E gostaria de anunciar aqui que tenho a intenção de doar metade do dinheiro do Prêmio Israel que receberei depois de amanhã, dividindo entre o Fórum das Famílias e a organização Elifelet, que se ocupa dos filhos dos requerentes de asilo: aqueles cujos jardins de infância são chamados “armazéns de crianças”. Para mim, esses são grupos que realizam um trabalho sagrado, ou melhor, fazem as coisas simplesmente humanas que o próprio governo deveria estar fazendo.

Lar

O lugar em que viveremos uma vida de paz e segurança; uma vida transparente. Uma vida que não será subjugada – por fanáticos de todo o tipo – a uma visão totalizante, messiânica e nacionalista. Lar, cujos habitantes não serão o combustível de um princípio maior e supostamente mais sublime do que eles e supostamente além de sua compreensão. Essa vida seria medida em sua humanidade.
Que de repente um povo se levante uma manhã e veja que é humano. E que esse humano sinta que está vivendo em um lugar não corrupto, conectado, verdadeiramente igualitário, não agressivo e não ganancioso. Num Estado que se baseie simplesmente na preocupação com a pessoa que vive nele, por cada pessoa que vive nele, movido por um sentimento de compaixão e de tolerância para todos os muitos dialetos do “ser israelense”. Porque “essas são as palavras vivas de Israel”.

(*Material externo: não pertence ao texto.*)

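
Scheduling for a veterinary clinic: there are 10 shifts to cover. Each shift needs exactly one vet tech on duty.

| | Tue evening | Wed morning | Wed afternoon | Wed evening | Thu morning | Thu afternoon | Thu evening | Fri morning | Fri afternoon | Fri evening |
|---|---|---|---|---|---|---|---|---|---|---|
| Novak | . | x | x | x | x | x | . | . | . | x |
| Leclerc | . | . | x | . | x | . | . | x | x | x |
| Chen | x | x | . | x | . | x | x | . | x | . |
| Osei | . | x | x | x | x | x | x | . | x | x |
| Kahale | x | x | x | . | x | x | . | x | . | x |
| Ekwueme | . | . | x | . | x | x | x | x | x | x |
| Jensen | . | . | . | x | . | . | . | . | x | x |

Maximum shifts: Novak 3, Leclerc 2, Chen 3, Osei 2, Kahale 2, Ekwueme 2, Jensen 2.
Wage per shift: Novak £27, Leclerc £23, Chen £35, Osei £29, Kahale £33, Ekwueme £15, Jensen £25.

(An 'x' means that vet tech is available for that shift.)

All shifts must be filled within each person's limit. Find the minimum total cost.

£240

Picking the cheapest available vet tech for each shift independently would cost £190, but that ignores the shift limits.
An optimal schedule: Tue evening→Kahale, Wed morning→Novak, Wed afternoon→Leclerc, Wed evening→Jensen, Thu morning→Leclerc, Thu afternoon→Novak, Thu evening→Ekwueme, Fri morning→Ekwueme, Fri afternoon→Jensen, Fri evening→Novak.
Total: 33 + 27 + 23 + 25 + 23 + 27 + 15 + 15 + 25 + 27 = £240.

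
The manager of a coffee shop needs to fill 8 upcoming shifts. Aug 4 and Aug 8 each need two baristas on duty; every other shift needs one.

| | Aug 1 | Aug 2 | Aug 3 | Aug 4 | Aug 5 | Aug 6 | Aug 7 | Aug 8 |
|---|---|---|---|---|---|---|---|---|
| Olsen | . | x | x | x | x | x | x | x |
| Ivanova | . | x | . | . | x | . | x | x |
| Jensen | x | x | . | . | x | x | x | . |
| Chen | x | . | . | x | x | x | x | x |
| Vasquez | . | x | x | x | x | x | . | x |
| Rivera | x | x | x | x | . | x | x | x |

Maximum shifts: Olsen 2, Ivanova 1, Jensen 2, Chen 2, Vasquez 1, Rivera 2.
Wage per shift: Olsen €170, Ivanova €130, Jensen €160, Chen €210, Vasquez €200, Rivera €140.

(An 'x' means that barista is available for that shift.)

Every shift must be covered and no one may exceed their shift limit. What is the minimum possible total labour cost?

Picking the cheapest available barista for each shift independently would cost €1390, but that ignores the shift limits.
An optimal schedule: Aug 1→Jensen, Aug 2→Olsen, Aug 3→Olsen, Aug 4→Chen+Rivera, Aug 5→Ivanova, Aug 6→Jensen, Aug 7→Chen, Aug 8→Vasquez+Rivera.
Total: 160 + 170 + 170 + 210 + 140 + 130 + 160 + 210 + 200 + 140 = €1690.

€1690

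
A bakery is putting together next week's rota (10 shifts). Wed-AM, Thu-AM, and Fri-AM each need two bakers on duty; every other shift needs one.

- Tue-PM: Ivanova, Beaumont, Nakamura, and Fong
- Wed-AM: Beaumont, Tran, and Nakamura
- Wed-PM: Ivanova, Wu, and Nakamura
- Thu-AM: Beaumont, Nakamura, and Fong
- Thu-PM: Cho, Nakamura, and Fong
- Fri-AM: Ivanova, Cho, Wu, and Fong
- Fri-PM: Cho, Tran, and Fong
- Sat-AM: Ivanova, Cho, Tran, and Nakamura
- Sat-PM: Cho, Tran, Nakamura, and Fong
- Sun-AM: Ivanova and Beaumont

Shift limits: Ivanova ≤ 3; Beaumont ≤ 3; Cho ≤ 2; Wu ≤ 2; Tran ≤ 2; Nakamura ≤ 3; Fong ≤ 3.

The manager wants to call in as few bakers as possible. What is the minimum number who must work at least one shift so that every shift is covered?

5

13 slots to fill and no one can take more than 3, so at least ⌈13/3⌉ = 5 bakers are needed.
Ivanova, Beaumont, Cho, Wu, and Nakamura alone can cover everything: Tue-PM→Beaumont, Wed-AM→Beaumont+Nakamura, Wed-PM→Wu, Thu-AM→Beaumont+Nakamura, Thu-PM→Cho, Fri-AM→Ivanova+Wu, Fri-PM→Cho, Sat-AM→Ivanova, Sat-PM→Nakamura, Sun-AM→Ivanova.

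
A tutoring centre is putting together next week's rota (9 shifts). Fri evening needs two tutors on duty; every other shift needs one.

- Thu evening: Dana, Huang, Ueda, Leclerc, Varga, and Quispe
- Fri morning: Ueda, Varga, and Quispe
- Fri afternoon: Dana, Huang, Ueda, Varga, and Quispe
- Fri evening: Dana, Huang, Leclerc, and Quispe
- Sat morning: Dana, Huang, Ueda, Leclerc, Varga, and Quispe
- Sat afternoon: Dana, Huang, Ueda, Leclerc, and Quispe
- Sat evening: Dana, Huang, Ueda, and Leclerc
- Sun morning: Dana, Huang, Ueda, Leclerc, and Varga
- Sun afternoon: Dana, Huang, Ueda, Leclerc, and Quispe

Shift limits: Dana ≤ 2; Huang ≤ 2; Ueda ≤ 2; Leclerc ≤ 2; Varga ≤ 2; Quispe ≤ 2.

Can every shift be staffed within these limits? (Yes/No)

One valid schedule: Thu evening→Leclerc, Fri morning→Ueda, Fri afternoon→Dana, Fri evening→Leclerc+Quispe, Sat morning→Varga, Sat afternoon→Huang, Sat evening→Dana, Sun morning→Huang, Sun afternoon→Ueda.
Loads: Dana 2/2, Huang 2/2, Ueda 2/2, Leclerc 2/2, Varga 1/2, Quispe 1/2 — all within limits.

Yes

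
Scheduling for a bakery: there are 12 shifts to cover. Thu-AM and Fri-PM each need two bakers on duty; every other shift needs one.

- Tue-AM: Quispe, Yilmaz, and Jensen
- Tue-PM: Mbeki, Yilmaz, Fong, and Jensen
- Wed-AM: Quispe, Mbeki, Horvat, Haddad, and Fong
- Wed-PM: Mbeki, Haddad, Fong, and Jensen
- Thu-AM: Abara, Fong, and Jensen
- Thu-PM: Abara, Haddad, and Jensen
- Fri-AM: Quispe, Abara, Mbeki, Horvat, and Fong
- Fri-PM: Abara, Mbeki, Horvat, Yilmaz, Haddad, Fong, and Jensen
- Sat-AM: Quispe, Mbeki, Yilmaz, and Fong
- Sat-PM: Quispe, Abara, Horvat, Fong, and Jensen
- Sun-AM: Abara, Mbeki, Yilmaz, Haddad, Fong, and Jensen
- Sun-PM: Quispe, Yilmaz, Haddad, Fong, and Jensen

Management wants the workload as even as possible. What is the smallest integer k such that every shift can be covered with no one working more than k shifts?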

Um Estado que agirá, não movido por impulsos momentâneos; não em intermináveis convulsões de truques e manipulações; e investigações policiais, obstáculos e saltos acrobáticos. Em suma, desejo que o nosso governo seja menos astuto e mais sábio. É permitido sonhar, não é? Pode-se, também, pode admirar as realizações. Israel merece que lutemos por ela. Também desejo estas coisas para os nossos amigos palestinos: uma vida de independência, liberdade e paz, e a construção de uma nação nova e reformada. E desejo que dentro de 70 anos os nossos netos e bisnetos, tanto palestinos como israelenses, apareçam aqui e cada um cante a versão do seu hino nacional.

Mas há uma frase que poderão cantar juntos, em hebraico e em árabe: “Ser uma nação livre na nossa terra”, e talvez, finalmente, seja uma descrição realista e precisa para ambas as nações.